Photo by Greg Rosenke on Unsplash

The first anniversary of Pope Francis’s encyclical Laudato Si’, On Care for Our Common Home, was celebrated globally in 2016 with an international week of prayer, education, reflection, and action. This is far from the usual treatment for a papal social encyclical!  It is a tribute to Pope Francis’s activist spirit and broad appeal – and to the fact that ordinary people around the planet are painfully aware of the urgency of the issues he raises so accessibly, so forcefully, so well.

Each year since its publication, a similar Laudato Si’ week of prayer, education and action has been organized with activities around the world networked on social media. May 16-24, 2020 is Laudato Si’ week, celebrating the fifth anniversary of this significant encyclical. Once again Catholics are active in many different ways and places educating, advocating, convening the human family in prayer and action.

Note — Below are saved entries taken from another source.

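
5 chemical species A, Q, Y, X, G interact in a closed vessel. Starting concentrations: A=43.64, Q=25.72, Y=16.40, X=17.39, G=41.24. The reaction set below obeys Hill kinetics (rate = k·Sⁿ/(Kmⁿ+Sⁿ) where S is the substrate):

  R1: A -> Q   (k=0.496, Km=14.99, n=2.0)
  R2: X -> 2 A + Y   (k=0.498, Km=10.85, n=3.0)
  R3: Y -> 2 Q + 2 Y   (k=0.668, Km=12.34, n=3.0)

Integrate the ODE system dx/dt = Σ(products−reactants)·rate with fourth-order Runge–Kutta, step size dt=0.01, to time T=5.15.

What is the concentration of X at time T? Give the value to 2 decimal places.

X at T = 15.40

RK4 with dt=0.01: 515 steps to T=5.15. Trajectory (selected grid times):
t=0.00: A=43.64 Q=25.72 Y=16.40 X=17.39 G=41.24
t=0.57: A=43.84 Q=26.51 Y=16.90 X=17.16 G=41.24
t=1.14: A=44.04 Q=27.32 Y=17.40 X=16.94 G=41.24
t=1.72: A=44.24 Q=28.16 Y=17.92 X=16.71 G=41.24
t=2.29: A=44.43 Q=28.99 Y=18.43 X=16.49 G=41.24
t=2.86: A=44.61 Q=29.84 Y=18.95 X=16.27 G=41.24
t=3.43: A=44.80 Q=30.69 Y=19.46 X=16.05 G=41.24
t=4.01: A=44.98 Q=31.57 Y=19.99 X=15.83 G=41.24
t=4.58: A=45.15 Q=32.45 Y=20.52 X=15.62 G=41.24
t=5.15: A=45.32 Q=33.33 Y=21.05 X=15.40 G=41.24
Read off X at T=5.15: 15.40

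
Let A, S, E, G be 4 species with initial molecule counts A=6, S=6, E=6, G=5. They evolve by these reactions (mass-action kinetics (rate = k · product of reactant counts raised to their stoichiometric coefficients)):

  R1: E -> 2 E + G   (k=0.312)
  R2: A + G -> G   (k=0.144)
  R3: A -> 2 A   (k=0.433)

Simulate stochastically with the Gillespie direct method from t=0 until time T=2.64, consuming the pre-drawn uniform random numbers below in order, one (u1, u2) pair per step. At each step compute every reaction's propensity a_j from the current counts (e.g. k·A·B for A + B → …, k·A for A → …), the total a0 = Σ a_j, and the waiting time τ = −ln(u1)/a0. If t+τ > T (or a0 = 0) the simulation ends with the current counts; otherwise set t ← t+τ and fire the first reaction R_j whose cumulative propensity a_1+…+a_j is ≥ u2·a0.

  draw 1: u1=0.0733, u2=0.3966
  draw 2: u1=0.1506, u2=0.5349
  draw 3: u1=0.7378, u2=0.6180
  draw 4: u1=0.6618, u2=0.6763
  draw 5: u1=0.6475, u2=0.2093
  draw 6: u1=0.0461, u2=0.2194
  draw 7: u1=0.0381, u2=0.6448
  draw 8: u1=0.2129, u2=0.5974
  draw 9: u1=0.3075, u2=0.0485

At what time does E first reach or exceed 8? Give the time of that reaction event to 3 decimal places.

Threshold first reached at t = 1.418

t=0.000: A=6 S=6 E=6 G=5
Draw 1: a1=1.872, a2=4.320, a3=2.598, a0=8.790; τ=−ln(0.0733)/8.790=0.297 → t=0.297; u2·a0=0.3966·8.790=3.486; a1=1.872 < 3.486 ≤ a1+a2=6.192 → R2 fires; A=5 S=6 E=6 G=5
Draw 2: a1=1.872, a2=3.600, a3=2.165, a0=7.637; τ=−ln(0.1506)/7.637=0.248 → t=0.545; u2·a0=0.5349·7.637=4.085; a1=1.872 < 4.085 ≤ a1+a2=5.472 → R2 fires; A=4 S=6 E=6 G=5
Draw 3: a1=1.872, a2=2.880, a3=1.732, a0=6.484; τ=−ln(0.7378)/6.484=0.047 → t=0.592; u2·a0=0.6180·6.484=4.007; a1=1.872 < 4.007 ≤ a1+a2=4.752 → R2 fires; A=3 S=6 E=6 G=5
Draw 4: a1=1.872, a2=2.160, a3=1.299, a0=5.331; τ=−ln(0.6618)/5.331=0.077 → t=0.670; u2·a0=0.6763·5.331=3.605; a1=1.872 < 3.605 ≤ a1+a2=4.032 → R2 fires; A=2 S=6 E=6 G=5
Draw 5: a1=1.872, a2=1.440, a3=0.866, a0=4.178; τ=−ln(0.6475)/4.178=0.104 → t=0.774; u2·a0=0.2093·4.178=0.874 ≤ a1=1.872 → R1 fires; A=2 S=6 E=7 G=6
Draw 6: a1=2.184, a2=1.728, a3=0.866, a0=4.778; τ=−ln(0.0461)/4.778=0.644 → t=1.418; u2·a0=0.2194·4.778=1.048 ≤ a1=2.184 → R1 fires; A=2 S=6 E=8 G=7
Draw 7: a1=2.496, a2=2.016, a3=0.866, a0=5.378; τ=−ln(0.0381)/5.378=0.608 → t=2.025; u2·a0=0.6448·5.378=3.468; a1=2.496 < 3.468 ≤ a1+a2=4.512 → R2 fires; A=1 S=6 E=8 G=7
Draw 8: a1=2.496, a2=1.008, a3=0.433, a0=3.937; τ=−ln(0.2129)/3.937=0.393 → t=2.418; u2·a0=0.5974·3.937=2.352 ≤ a1=2.496 → R1 fires; A=1 S=6 E=9 G=8
Draw 9: a1=2.808, a2=1.152, a3=0.433, a0=4.393; τ=−ln(0.3075)/4.393=0.268 → t=2.686 > T=2.64: stop.
E first becomes ≥ 8 when it reaches 8 at the event at t=1.418.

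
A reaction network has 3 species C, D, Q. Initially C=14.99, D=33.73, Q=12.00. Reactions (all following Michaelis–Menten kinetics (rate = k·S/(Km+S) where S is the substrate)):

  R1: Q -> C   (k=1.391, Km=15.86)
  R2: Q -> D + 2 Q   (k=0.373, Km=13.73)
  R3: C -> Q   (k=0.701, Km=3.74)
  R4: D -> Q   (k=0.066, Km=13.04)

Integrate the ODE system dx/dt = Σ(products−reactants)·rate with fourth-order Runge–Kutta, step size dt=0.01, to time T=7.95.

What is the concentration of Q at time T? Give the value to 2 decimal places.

RK4 with dt=0.01: 795 steps to T=7.95. Trajectory (selected grid times):
t=0.00: C=14.99 D=33.73 Q=12.00
t=0.88: C=15.03 D=33.84 Q=12.16
t=1.77: C=15.07 D=33.96 Q=12.32
t=2.65: C=15.11 D=34.07 Q=12.47
t=3.53: C=15.15 D=34.18 Q=12.63
t=4.42: C=15.20 D=34.30 Q=12.78
t=5.30: C=15.26 D=34.42 Q=12.93
t=6.18: C=15.31 D=34.54 Q=13.07
t=7.07: C=15.37 D=34.66 Q=13.22
t=7.95: C=15.43 D=34.77 Q=13.36
Read off Q at T=7.95: 13.36

Q at T = 13.36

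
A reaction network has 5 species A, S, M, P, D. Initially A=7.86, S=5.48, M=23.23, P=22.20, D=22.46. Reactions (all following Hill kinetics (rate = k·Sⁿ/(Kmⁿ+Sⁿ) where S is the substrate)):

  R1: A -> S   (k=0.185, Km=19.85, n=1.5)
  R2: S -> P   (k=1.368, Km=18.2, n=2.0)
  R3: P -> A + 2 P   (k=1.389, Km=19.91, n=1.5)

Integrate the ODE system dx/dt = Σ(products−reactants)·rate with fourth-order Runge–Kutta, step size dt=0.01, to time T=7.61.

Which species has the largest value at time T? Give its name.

Dominant species at T: P

RK4 with dt=0.01: 761 steps to T=7.61. Trajectory (selected grid times):
t=0.00: A=7.86 S=5.48 M=23.23 P=22.20 D=22.46
t=0.85: A=8.47 S=5.42 M=23.23 P=22.94 D=22.46
t=1.69: A=9.09 S=5.36 M=23.23 P=23.69 D=22.46
t=2.54: A=9.72 S=5.31 M=23.23 P=24.45 D=22.46
t=3.38: A=10.36 S=5.26 M=23.23 P=25.22 D=22.46
t=4.23: A=11.02 S=5.21 M=23.23 P=26.01 D=22.46
t=5.07: A=11.68 S=5.17 M=23.23 P=26.80 D=22.46
t=5.92: A=12.35 S=5.14 M=23.23 P=27.61 D=22.46
t=6.76: A=13.03 S=5.11 M=23.23 P=28.43 D=22.46
t=7.61: A=13.72 S=5.08 M=23.23 P=29.26 D=22.46
At T=7.61: A=13.72 S=5.08 M=23.23 P=29.26 D=22.46; the largest is P.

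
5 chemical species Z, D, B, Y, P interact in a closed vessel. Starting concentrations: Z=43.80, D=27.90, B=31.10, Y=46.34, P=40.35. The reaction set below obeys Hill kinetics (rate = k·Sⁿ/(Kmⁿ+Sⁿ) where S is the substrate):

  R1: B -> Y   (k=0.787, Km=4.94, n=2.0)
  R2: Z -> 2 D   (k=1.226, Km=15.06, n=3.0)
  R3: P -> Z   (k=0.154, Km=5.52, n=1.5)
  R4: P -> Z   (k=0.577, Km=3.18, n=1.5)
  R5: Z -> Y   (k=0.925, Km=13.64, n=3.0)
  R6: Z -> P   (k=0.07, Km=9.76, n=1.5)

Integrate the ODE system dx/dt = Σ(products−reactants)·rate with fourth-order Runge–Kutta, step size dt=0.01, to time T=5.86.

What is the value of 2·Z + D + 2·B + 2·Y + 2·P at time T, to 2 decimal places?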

Laudato Si’ remains a timely and forceful call to the human family to develop an integral ecology responding to the urgent cry of the poor and cry of Earth. Interconnected dynamics and patterns of human activity threatening the life and wellbeing of this planetary community are giving rise to these joint and urgent cries for change. Laudato Si’ is a call to conversion. It is an invitation to develop and live a healthy, broad-based ecological spirituality to inspire, nurture, guide and energize the important work of healing Earth and the human family, changing our destructive habits, and re-creating the way we live together on our common home.

Francis showed his pastoral experience and wisdom in Laudato Si’ by insisting that the major social and cultural changes that must take place in a short period of time will require education and spiritual development, both personal and communal. Materials for personal reflection and prayer are emerging widely from all faith traditions.

Liturgical resources for developing, nurturing and expressing that kind of mature spiritual consciousness and growth, however, are difficult to find.  Jesus’s contemplative reflections on God’s care for the birds of the air or the beauty of the wild flowers in the field are standard texts for ecologically-focused prayer times.  And there are some beautiful psalms.  But generally the Catholic Church lacks liturgical resources for nurturing the ecological transformation that Francis is calling for and the human family so desperately needs.

Liturgical theologians in other Christian denominations have called for, begun to develop new ecologically-themed materials around a creation-focused selection of biblical texts, and offer them for broad use.  In 2019 Pope Francis encouraged the Catholic community to celebrate a Season of Creation annually from September 1st through October 4th.  But there are few if any signs of Catholic efforts to prepare official liturgical texts and lectionary materials for the Season. We cannot afford a glacial development and approval process if we hope to develop a healthy, broad-based ecological spirituality in time to reverse current destructive approaches to nature and prevent devastating global suffering.

Until these materials can be developed and made widely available, the challenge given by Pope Francis to nurture this spirituality must be taken up by liturgical planners and celebrants locally.  That can happen if they bring to their liturgical preparations a deliberately broad consciousness of the global ecological context of life and liturgy as Pope Francis describes it.  The current weekly liturgical texts must be consciously read as addressing the social and ecological context of our lives in the midst of the whole human family and at the heart of the complex and interrelated systems of Earth, our common home.

Over the last several years, the Dominican Center has carried on that kind of liturgical reflection and offered homily notes. Different examples can be found under Scriptural Reflections for Sundays of the Season of Creation on its website. The most complete effort to develop useful liturgical materials for the Sundays of the Season of Creation took place last year. Introductory comments, penitential rite suggestions, points for homiletic reflection on the scriptures for those Sundays, and a suggested intercession or two were prepared and can be seen under the Liturgical Seasons section on the website at Season of Creation 2019.

These materials illustrate clearly that the context within which we consciously reflect and pray with biblical texts has a profound impact on the revelation we discover for our lives in the world today.  Too often that context is limited to the personal or, at best, interpersonal dimensions of our lives.  Consciously opening our minds and hearts to the full global and cosmic context in which we live will allow the vision and values of the Word of God to resonate more powerfully.  It will open to us a more adequate sense of the guiding revelation of God for the human family here and now and the gospel mission being entrusted to us in this critical time.

More adequate liturgical texts, as they emerge, will eventually be able to help us grow in that consciousness and in a communal spirituality that will nourish our integral ecological conversion, inspiring and energizing us in our common care for Earth.  May they come soon.  And may they be in accessible language that will open the eyes and touch the hearts of ordinary people everywhere.

In the meantime, we can and must read the Word and celebrate Eucharist conscious of our common home, our cosmic context, and our integral ecological mission.